Галина Григорьевна с раздражённым видом взяла тетрадку, лежавшую на тумбочке у телефона — и зачитала вслух:
— «Внутри постороннее существо, которое пожирает». Что это, если не рак?
— Мышь, — сказала Стенина. И шёпотом уточнила: — Летучая.
В дальней комнате очень кстати завыла собака.
— Герда, молчать! — крикнула Галина Григорьевна. — А вы проходите в комнату. Разберёмся.
Вера уселась в кресло, обивка которого некогда была сделана «под гобелен», но теперь кошачьими стараниями превратилась в букле с бахромой. На спинке дремала третья кошка, серая и пушистая, как кролик, — она тут же спрыгнула и, замяукав, пошла к хозяйке.
— То есть, — продолжала Галина Григорьевна, подхватив серенькую на руки, — вы называете свою болезнь «мышью», чтобы не произносить слово «рак», да?
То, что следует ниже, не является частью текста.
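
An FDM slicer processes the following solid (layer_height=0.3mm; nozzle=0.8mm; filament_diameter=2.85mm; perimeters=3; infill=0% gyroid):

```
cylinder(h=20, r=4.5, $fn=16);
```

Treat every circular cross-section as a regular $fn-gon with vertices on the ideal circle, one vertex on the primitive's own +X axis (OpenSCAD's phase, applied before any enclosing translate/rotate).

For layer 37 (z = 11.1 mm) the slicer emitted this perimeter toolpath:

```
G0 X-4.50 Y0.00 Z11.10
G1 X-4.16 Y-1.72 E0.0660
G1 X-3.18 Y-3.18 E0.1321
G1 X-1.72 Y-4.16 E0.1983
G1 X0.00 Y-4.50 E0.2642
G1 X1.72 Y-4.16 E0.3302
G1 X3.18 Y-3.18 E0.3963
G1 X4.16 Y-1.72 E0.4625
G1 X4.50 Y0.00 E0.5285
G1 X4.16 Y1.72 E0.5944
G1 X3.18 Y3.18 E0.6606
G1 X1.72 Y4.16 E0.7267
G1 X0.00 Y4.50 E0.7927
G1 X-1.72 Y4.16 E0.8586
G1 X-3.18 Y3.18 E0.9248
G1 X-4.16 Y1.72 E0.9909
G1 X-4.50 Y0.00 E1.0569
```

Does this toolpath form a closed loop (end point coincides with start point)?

yes

Start point (G0): (-4.50, 0.00). End point (last G1): the path returns to the start — closed.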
Оно вас травмирует, я правильно поняла?
— Неправильно. Я ничем не болею, вот только в горле у меня уже лет пять сидит комок — и он никак не проглатывается и не уходит.
— Это ваша невысказанная боль, — сказала Галина Григорьевна. — А у вас есть с собой какие-то фотографии?
Вера нашла в сумке завалявшийся конверт с давними снимками — летом водили Евгению и Лару в зоопарк.
— Интересная девочка, — заметила чудо-врач, указывая на Евгению.
— Да, она всем нравится, — вздохнула Стенина.
— А вот у вашей дочки я вижу серьёзную проблему. У неё не развивается душа.
Галина Григорьевна послюнила ладонь и начала собирать шерсть со своих штанов, которые выглядели почти как меховые. Чудо-врач ждала вопроса, но Стенина молчала.